Belarusian hackers claim access to every citizen’s passport information, including President Alexander Lukashenko’s, allowing them to mint an NFT with his passport details.
The Belarusian Cyber Partisans are hacktivists attempting to sell a nonfungible token (NFT) containing purported passport information for Belarus President Alexander Lukashenko. According to the Belarusian Cyber Partisans, the move is part of a grassroots fundraising effort to combat “bloody regimes in Minsk and Moscow.”
The group of hackers also tried to sell the
The members claim to have hacked into a government database containing every Belarusian citizen’s passport information, allowing them to launch an NFT collection called Belarisuan Passports, which includes a digital passport allegedly containing Lukashenko’s essential information.
Because of a typo on the front page of the word “Republic” and a misspelling of “Aleksandr,” some observers have accused the information on the digital passport of being forged. The hackers claimed on Twitter that they attempted to sell the NFT collection on Tuesday, Lukashenko’s birthday, through the OpenSea marketplace. However, they stated that the sale was promptly canceled and that they are now considering other options:
“Today is the dictator’s birthday; help us ruin it for him! Purchase our work of art today. A special offer—a new Belarus passport for Lukashenko while he is imprisoned.”
According to an OpenSea spokesperson, the project violated company rules regarding “doxxing and revealing personal identifying information about another person without their consent.” The Belarusian Cyber Partisans also revealed that they intend to sell NFTs containing the passport information of other government officials close to Lukashenko.

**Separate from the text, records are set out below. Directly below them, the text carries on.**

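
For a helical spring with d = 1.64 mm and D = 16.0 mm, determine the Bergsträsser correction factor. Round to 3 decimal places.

C = D/d = 16.0/1.64 = 9.7561
K_B = (4C+2)/(4C−3) = 41.024/36.024 = 1.1388

1.139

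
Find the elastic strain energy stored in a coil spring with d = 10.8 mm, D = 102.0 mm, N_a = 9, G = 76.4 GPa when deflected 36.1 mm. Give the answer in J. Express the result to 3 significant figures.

8.86 J

k = Gd⁴/(8D³N_a) = (76.4×10³)(10.8⁴)/(8·102.0³·9) = 13.604 N/mm
U = ½kδ² = 0.5 × 13.604 × 36.1² = 8864.2 N·mm = 8.8642 J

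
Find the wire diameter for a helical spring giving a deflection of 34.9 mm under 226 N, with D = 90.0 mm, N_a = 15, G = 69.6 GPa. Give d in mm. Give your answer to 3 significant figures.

9.50 mm

Required rate k = F/δ = 226/34.9 = 6.4756 N/mm
d = (8D³N_a·k / G)^(1/4) = (8·90.0³·15·6.4756 / (69.6×10³))^0.25
  = (8139.2)^0.25 = 9.4983 mm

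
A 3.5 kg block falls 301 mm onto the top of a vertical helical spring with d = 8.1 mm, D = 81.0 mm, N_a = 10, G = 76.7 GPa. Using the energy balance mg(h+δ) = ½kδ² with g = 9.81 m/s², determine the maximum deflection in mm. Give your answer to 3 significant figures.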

“We also provide passports to his closest allies and traitors to the peoples of #Belarus and #Ukraine. All funds will be used to support our work in targeting bloodthirsty regimes in #minsk and #moscow,” the group wrote.
Lukashenko is a divisive figure who has been in power in Belarus since the country’s inception in 1994.
Despite being elected on the promise of eradicating corruption, he has been accused of “rigging elections, torturing critics, and arresting and beating protesters” in the past by organizations such as the Organize Crime and Corruption Reporting Project.
The hacktivists claim to be vehemently opposed to what they perceive to be a corrupt regime led by Lukashenko, who has also irritated the group by supporting Russia’s invasion of Ukraine.
In February, the Belarusian Cyber Partisans launched a more extensive fundraising campaign called the “Resistance Movement of Belarus,” intending to usurp power from Lukashenko through its own self-defense forces.
The campaign primarily accepts donations from cryptocurrencies such as Bitcoin (BTC).
“We, the free citizens of Belarus, refuse to submit to this state and have formed a people’s defense in response to the unleashed terror. Our ultimate goal is to bring down the dictatorial regime,” the group stated.